You recovery is consistent with this explanation. The biggest mistake most of us make with our starters is impatience when it's not doing what we expect.

Mini's suggestion is a good one for future reference. Also, it is a good thing to feed a starter, let it become very active and put it in the fridge when it is near or at peak.


placebo's picture

Also, it is a good thing to feed a starter, let it become very active and put it in the fridge when it is near or at peak.

I disagree with this. Research suggests refrigerating immediately after feeding is the best way to go.

The starter will still grow in the refrigerator, only more slowly.

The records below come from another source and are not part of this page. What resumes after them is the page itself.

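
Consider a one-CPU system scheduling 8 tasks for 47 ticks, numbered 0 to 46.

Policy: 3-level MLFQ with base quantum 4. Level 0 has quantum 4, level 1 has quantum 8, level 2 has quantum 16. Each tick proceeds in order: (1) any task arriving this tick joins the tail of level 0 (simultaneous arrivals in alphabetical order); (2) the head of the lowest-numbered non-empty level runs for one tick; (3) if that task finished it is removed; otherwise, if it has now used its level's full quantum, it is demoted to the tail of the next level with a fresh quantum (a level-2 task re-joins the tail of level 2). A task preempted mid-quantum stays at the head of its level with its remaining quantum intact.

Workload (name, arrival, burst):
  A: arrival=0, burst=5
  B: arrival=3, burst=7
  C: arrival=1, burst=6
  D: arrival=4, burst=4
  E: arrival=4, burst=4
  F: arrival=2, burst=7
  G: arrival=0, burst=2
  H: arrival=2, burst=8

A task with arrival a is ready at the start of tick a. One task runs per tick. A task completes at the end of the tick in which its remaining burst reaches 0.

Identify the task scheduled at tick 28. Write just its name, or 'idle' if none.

t=0: L0/L1/L2 = AG/-/- → run A
t=1: L0/L1/L2 = AGC/-/- → run A
t=2: L0/L1/L2 = AGCFH/-/- → run A
t=3: L0/L1/L2 = AGCFHB/-/- → run A
t=4: L0/L1/L2 = GCFHBDE/A/- → run G
t=5: L0/L1/L2 = GCFHBDE/A/- → run G
t=6: L0/L1/L2 = CFHBDE/A/- → run C
t=7: L0/L1/L2 = CFHBDE/A/- → run C
t=8: L0/L1/L2 = CFHBDE/A/- → run C
t=9: L0/L1/L2 = CFHBDE/A/- → run C
t=10: L0/L1/L2 = FHBDE/AC/- → run F
t=11: L0/L1/L2 = FHBDE/AC/- → run F
t=12: L0/L1/L2 = FHBDE/AC/- → run F
t=13: L0/L1/L2 = FHBDE/AC/- → run F
t=14: L0/L1/L2 = HBDE/ACF/- → run H
t=15: L0/L1/L2 = HBDE/ACF/- → run H
t=16: L0/L1/L2 = HBDE/ACF/- → run H
t=17: L0/L1/L2 = HBDE/ACF/- → run H
t=18: L0/L1/L2 = BDE/ACFH/- → run B
t=19: L0/L1/L2 = BDE/ACFH/- → run B
t=20: L0/L1/L2 = BDE/ACFH/- → run B
t=21: L0/L1/L2 = BDE/ACFH/- → run B
t=22: L0/L1/L2 = DE/ACFHB/- → run D
t=23: L0/L1/L2 = DE/ACFHB/- → run D
t=24: L0/L1/L2 = DE/ACFHB/- → run D
t=25: L0/L1/L2 = DE/ACFHB/- → run D
t=26: L0/L1/L2 = E/ACFHB/- → run E
t=27: L0/L1/L2 = E/ACFHB/- → run E
t=28: L0/L1/L2 = E/ACFHB/- → run E
t=29: L0/L1/L2 = E/ACFHB/- → run E
t=30: L0/L1/L2 = -/ACFHB/- → run A
t=31: L0/L1/L2 = -/CFHB/- → run C
t=32: L0/L1/L2 = -/CFHB/- → run C
t=33: L0/L1/L2 = -/FHB/- → run F
t=34: L0/L1/L2 = -/FHB/- → run F
t=35: L0/L1/L2 = -/FHB/- → run F
t=36: L0/L1/L2 = -/HB/- → run H
t=37: L0/L1/L2 = -/HB/- → run H
t=38: L0/L1/L2 = -/HB/- → run H
t=39: L0/L1/L2 = -/HB/- → run H
t=40: L0/L1/L2 = -/B/- → run B
t=41: L0/L1/L2 = -/B/- → run B
t=42: L0/L1/L2 = -/B/- → run B
t=43: (idle)
t=44: (idle)
t=45: (idle)
t=46: (idle)

running at tick 28 = E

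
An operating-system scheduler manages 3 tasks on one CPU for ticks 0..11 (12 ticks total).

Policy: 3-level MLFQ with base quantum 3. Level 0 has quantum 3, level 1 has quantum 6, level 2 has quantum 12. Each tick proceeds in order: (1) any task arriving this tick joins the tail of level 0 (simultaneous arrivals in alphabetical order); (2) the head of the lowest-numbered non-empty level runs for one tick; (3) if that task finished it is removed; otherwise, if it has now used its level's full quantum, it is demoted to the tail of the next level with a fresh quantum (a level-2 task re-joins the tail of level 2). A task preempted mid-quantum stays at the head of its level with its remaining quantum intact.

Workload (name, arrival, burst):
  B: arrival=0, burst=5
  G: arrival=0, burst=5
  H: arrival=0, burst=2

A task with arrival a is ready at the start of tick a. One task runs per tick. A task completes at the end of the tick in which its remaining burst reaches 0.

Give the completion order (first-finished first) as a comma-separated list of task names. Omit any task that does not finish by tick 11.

completion order = H, B, G

t=0: L0/L1/L2 = BGH/-/- → run B
t=1: L0/L1/L2 = BGH/-/- → run B
t=2: L0/L1/L2 = BGH/-/- → run B
t=3: L0/L1/L2 = GH/B/- → run G
t=4: L0/L1/L2 = GH/B/- → run G
t=5: L0/L1/L2 = GH/B/- → run G
t=6: L0/L1/L2 = H/BG/- → run H
t=7: L0/L1/L2 = H/BG/- → run H
t=8: L0/L1/L2 = -/BG/- → run B
t=9: L0/L1/L2 = -/BG/- → run B
t=10: L0/L1/L2 = -/G/- → run G
t=11: L0/L1/L2 = -/G/- → run G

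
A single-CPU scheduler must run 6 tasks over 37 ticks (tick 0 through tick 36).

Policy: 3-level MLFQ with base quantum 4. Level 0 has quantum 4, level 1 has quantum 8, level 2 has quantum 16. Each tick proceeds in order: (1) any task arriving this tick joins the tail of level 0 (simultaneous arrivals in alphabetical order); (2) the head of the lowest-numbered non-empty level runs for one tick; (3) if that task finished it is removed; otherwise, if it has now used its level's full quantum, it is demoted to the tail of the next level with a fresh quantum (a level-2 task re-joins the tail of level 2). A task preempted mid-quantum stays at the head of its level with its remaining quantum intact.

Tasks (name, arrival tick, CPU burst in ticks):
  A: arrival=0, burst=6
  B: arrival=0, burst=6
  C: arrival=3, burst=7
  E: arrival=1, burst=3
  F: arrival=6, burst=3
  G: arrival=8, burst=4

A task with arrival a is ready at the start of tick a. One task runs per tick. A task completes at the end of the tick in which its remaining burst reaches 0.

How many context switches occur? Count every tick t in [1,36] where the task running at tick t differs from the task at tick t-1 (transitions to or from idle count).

context switches = 9

t=0: L0/L1/L2 = AB/-/- → run A
t=1: L0/L1/L2 = ABE/-/- → run A
t=2: L0/L1/L2 = ABE/-/- → run A
t=3: L0/L1/L2 = ABEC/-/- → run A
t=4: L0/L1/L2 = BEC/A/- → run B
t=5: L0/L1/L2 = BEC/A/- → run B
t=6: L0/L1/L2 = BECF/A/- → run B
t=7: L0/L1/L2 = BECF/A/- → run B
t=8: L0/L1/L2 = ECFG/AB/- → run E
t=9: L0/L1/L2 = ECFG/AB/- → run E
t=10: L0/L1/L2 = ECFG/AB/- → run E
t=11: L0/L1/L2 = CFG/AB/- → run C
t=12: L0/L1/L2 = CFG/AB/- → run C
t=13: L0/L1/L2 = CFG/AB/- → run C
t=14: L0/L1/L2 = CFG/AB/- → run C
t=15: L0/L1/L2 = FG/ABC/- → run F
t=16: L0/L1/L2 = FG/ABC/- → run F
t=17: L0/L1/L2 = FG/ABC/- → run F
t=18: L0/L1/L2 = G/ABC/- → run G
t=19: L0/L1/L2 = G/ABC/- → run G
t=20: L0/L1/L2 = G/ABC/- → run G
t=21: L0/L1/L2 = G/ABC/- → run G
t=22: L0/L1/L2 = -/ABC/- → run A
t=23: L0/L1/L2 = -/ABC/- → run A
t=24: L0/L1/L2 = -/BC/- → run B
t=25: L0/L1/L2 = -/BC/- → run B
t=26: L0/L1/L2 = -/C/- → run C
t=27: L0/L1/L2 = -/C/- → run C
t=28: L0/L1/L2 = -/C/- → run C
t=29: (idle)
t=30: (idle)
t=31: (idle)
t=32: (idle)
t=33: (idle)
t=34: (idle)
t=35: (idle)
t=36: (idle)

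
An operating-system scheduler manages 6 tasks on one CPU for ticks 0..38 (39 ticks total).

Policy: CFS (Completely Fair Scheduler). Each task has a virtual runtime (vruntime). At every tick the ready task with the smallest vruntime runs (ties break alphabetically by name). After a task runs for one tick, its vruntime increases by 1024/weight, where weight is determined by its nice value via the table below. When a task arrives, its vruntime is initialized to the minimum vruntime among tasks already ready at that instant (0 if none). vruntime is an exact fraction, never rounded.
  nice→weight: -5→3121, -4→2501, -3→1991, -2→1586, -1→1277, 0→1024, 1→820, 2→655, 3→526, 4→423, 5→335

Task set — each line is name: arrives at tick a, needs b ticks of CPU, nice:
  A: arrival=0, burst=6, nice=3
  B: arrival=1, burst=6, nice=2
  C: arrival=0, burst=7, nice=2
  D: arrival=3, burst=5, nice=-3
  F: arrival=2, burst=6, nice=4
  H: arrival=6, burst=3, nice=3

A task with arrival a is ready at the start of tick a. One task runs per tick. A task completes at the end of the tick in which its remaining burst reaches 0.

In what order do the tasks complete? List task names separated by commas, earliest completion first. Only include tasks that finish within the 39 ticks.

t=0: vr[A=0 C=0] → run A
t=1: vr[A=512/263 B=0 C=0] → run B
t=2: vr[A=512/263 B=1024/655 C=0 F=0] → run C
t=3: vr[A=512/263 B=1024/655 C=1024/655 D=0 F=0] → run D
t=4: vr[A=512/263 B=1024/655 C=1024/655 D=1024/1991 F=0] → run F
t=5: vr[A=512/263 B=1024/655 C=1024/655 D=1024/1991 F=1024/423] → run D
t=6: vr[A=512/263 B=1024/655 C=1024/655 D=2048/1991 F=1024/423 H=2048/1991] → run D
t=7: vr[A=512/263 B=1024/655 C=1024/655 D=3072/1991 F=1024/423 H=2048/1991] → run H
t=8: vr[A=512/263 B=1024/655 C=1024/655 D=3072/1991 F=1024/423 H=1558016/523633] → run D
t=9: vr[A=512/263 B=1024/655 C=1024/655 D=4096/1991 F=1024/423 H=1558016/523633] → run B
t=10: vr[A=512/263 B=2048/655 C=1024/655 D=4096/1991 F=1024/423 H=1558016/523633] → run C
t=11: vr[A=512/263 B=2048/655 C=2048/655 D=4096/1991 F=1024/423 H=1558016/523633] → run A
t=12: vr[A=1024/263 B=2048/655 C=2048/655 D=4096/1991 F=1024/423 H=1558016/523633] → run D
t=13: vr[A=1024/263 B=2048/655 C=2048/655 F=1024/423 H=1558016/523633] → run F
t=14: vr[A=1024/263 B=2048/655 C=2048/655 F=2048/423 H=1558016/523633] → run H
t=15: vr[A=1024/263 B=2048/655 C=2048/655 F=2048/423 H=2577408/523633] → run B
t=16: vr[A=1024/263 B=3072/655 C=2048/655 F=2048/423 H=2577408/523633] → run C
t=17: vr[A=1024/263 B=3072/655 C=3072/655 F=2048/423 H=2577408/523633] → run A
t=18: vr[A=1536/263 B=3072/655 C=3072/655 F=2048/423 H=2577408/523633] → run B
t=19: vr[A=1536/263 B=4096/655 C=3072/655 F=2048/423 H=2577408/523633] → run C
t=20: vr[A=1536/263 B=4096/655 C=4096/655 F=2048/423 H=2577408/523633] → run F
t=21: vr[A=1536/263 B=4096/655 C=4096/655 F=1024/141 H=2577408/523633] → run H
t=22: vr[A=1536/263 B=4096/655 C=4096/655 F=1024/141] → run A
t=23: vr[A=2048/263 B=4096/655 C=4096/655 F=1024/141] → run B
t=24: vr[A=2048/263 B=1024/131 C=4096/655 F=1024/141] → run C
t=25: vr[A=2048/263 B=1024/131 C=1024/131 F=1024/141] → run F
t=26: vr[A=2048/263 B=1024/131 C=1024/131 F=4096/423] → run A
t=27: vr[A=2560/263 B=1024/131 C=1024/131 F=4096/423] → run B
t=28: vr[A=2560/263 C=1024/131 F=4096/423] → run C
t=29: vr[A=2560/263 C=6144/655 F=4096/423] → run C
t=30: vr[A=2560/263 F=4096/423] → run F
t=31: vr[A=2560/263 F=5120/423] → run A
t=32: vr[F=5120/423] → run F
t=33: (idle)
t=34: (idle)
t=35: (idle)
t=36: (idle)
t=37: (idle)
t=38: (idle)

completion order = D, H, B, C, A, F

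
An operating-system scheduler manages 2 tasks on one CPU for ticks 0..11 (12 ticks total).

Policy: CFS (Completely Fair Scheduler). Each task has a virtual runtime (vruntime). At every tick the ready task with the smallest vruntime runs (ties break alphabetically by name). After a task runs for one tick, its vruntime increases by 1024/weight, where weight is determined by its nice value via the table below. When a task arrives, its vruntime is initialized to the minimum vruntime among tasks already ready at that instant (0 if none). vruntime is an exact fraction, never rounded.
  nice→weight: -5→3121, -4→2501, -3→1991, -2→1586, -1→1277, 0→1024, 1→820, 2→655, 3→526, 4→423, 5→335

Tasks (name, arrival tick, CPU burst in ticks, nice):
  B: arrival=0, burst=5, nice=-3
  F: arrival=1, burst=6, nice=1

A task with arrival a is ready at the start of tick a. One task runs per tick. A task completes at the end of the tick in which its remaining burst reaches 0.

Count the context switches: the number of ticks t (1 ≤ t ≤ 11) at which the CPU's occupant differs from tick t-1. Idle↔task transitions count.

context switches = 6

t=0: vr[B=0] → run B
t=1: vr[B=1024/1991 F=1024/1991] → run B
t=2: vr[B=2048/1991 F=1024/1991] → run F
t=3: vr[B=2048/1991 F=719616/408155] → run B
t=4: vr[B=3072/1991 F=719616/408155] → run B
t=5: vr[B=4096/1991 F=719616/408155] → run F
t=6: vr[B=4096/1991 F=1229312/408155] → run B
t=7: vr[F=1229312/408155] → run F
t=8: vr[F=1739008/408155] → run F
t=9: vr[F=2248704/408155] → run F
t=10: vr[F=551680/81631] → run F
t=11: (idle)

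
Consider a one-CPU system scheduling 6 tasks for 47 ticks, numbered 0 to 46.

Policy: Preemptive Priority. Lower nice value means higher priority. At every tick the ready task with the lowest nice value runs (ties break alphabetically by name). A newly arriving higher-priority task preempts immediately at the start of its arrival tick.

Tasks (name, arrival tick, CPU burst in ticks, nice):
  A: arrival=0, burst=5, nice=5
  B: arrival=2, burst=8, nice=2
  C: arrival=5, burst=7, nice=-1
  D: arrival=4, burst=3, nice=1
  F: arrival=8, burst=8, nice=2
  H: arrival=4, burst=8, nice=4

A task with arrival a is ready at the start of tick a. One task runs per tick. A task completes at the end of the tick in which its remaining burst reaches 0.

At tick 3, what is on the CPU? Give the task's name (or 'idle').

t=0: ready={A} → run A
t=1: ready={A} → run A
t=2: ready={A,B} → run B
t=3: ready={A,B} → run B
t=4: ready={A,B,D,H} → run D
t=5: ready={A,B,C,D,H} → run C
t=6: ready={A,B,C,D,H} → run C
t=7: ready={A,B,C,D,H} → run C
t=8: ready={A,B,C,D,F,H} → run C
t=9: ready={A,B,C,D,F,H} → run C
t=10: ready={A,B,C,D,F,H} → run C
t=11: ready={A,B,C,D,F,H} → run C
t=12: ready={A,B,D,F,H} → run D
t=13: ready={A,B,D,F,H} → run D
t=14: ready={A,B,F,H} → run B
t=15: ready={A,B,F,H} → run B
t=16: ready={A,B,F,H} → run B
t=17: ready={A,B,F,H} → run B
t=18: ready={A,B,F,H} → run B
t=19: ready={A,B,F,H} → run B
t=20: ready={A,F,H} → run F
t=21: ready={A,F,H} → run F
t=22: ready={A,F,H} → run F
t=23: ready={A,F,H} → run F
t=24: ready={A,F,H} → run F
t=25: ready={A,F,H} → run F
t=26: ready={A,F,H} → run F
t=27: ready={A,F,H} → run F
t=28: ready={A,H} → run H
t=29: ready={A,H} → run H
t=30: ready={A,H} → run H
t=31: ready={A,H} → run H
t=32: ready={A,H} → run H
t=33: ready={A,H} → run H
t=34: ready={A,H} → run H
t=35: ready={A,H} → run H
t=36: ready={A} → run A
t=37: ready={A} → run A
t=38: ready={A} → run A
t=39: (idle)
t=40: (idle)
t=41: (idle)
t=42: (idle)
t=43: (idle)
t=44: (idle)
t=45: (idle)
t=46: (idle)

running at tick 3 = B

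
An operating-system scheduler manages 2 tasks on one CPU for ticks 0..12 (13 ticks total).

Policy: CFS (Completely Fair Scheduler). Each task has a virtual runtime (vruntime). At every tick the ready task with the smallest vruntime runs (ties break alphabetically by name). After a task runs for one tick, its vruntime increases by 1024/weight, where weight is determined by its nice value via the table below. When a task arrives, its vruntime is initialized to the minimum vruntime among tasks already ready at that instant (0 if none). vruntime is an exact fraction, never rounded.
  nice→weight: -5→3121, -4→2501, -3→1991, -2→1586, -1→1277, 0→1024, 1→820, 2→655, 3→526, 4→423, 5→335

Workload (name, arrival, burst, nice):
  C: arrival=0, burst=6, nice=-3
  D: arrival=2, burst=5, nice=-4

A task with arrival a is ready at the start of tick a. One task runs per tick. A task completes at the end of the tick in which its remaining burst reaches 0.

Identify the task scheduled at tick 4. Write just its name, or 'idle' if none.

running at tick 4 = D

t=0: vr[C=0] → run C
t=1: vr[C=1024/1991] → run C
t=2: vr[C=2048/1991 D=2048/1991] → run C
t=3: vr[C=3072/1991 D=2048/1991] → run D
t=4: vr[C=3072/1991 D=7160832/4979491] → run D
t=5: vr[C=3072/1991 D=9199616/4979491] → run C
t=6: vr[C=4096/1991 D=9199616/4979491] → run D
t=7: vr[C=4096/1991 D=11238400/4979491] → run C
t=8: vr[C=5120/1991 D=11238400/4979491] → run D
t=9: vr[C=5120/1991 D=13277184/4979491] → run C
t=10: vr[D=13277184/4979491] → run D
t=11: (idle)
t=12: (idle)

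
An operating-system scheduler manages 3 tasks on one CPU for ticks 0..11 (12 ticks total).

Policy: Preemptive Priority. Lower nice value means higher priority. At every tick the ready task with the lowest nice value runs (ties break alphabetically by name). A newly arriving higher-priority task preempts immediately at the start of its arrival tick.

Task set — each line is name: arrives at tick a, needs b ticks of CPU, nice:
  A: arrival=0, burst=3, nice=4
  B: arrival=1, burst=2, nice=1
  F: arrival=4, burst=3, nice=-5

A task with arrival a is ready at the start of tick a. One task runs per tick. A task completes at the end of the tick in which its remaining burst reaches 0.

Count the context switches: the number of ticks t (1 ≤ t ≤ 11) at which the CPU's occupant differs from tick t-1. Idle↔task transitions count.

t=0: ready={A} → run A
t=1: ready={A,B} → run B
t=2: ready={A,B} → run B
t=3: ready={A} → run A
t=4: ready={A,F} → run F
t=5: ready={A,F} → run F
t=6: ready={A,F} → run F
t=7: ready={A} → run A
t=8: (idle)
t=9: (idle)
t=10: (idle)
t=11: (idle)

context switches = 5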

If doesn't make sense to refrigerate it after it's already used up most of its food. 

cranbo's picture

I agree that direct sunlight is bad for starter. If your room temp is 35C (that's 95F), then the temp in the sun is going to be much higher, and you might be killing your yeast. Yeasts used in baking are  light and heat sensitive; that's why they are stored in dark jars and in cool places to prolong life. 

Keep your starter in the shade. If you're trying to build yeast, optimum yeast production temp is around 26C; see for more details. 

I disagree with others, I don't think you'll need to cultivate a new starter though, those yeast and bacteria are surprisingly resilient, and will be refreshed by regular feedings. 

Try reserving a bit more for now, and feeding slightly more: 3 tbsp starter, 3 tbsp water and 4 tbsp flour. Keep it in a cooler place out of the sun. If it doesn't spring back in 2-3 more days, try subsituting the water for unsweetened pineapple juice for your feeds for a few days. 

cranbo's picture

Glad to hear that you worked it out!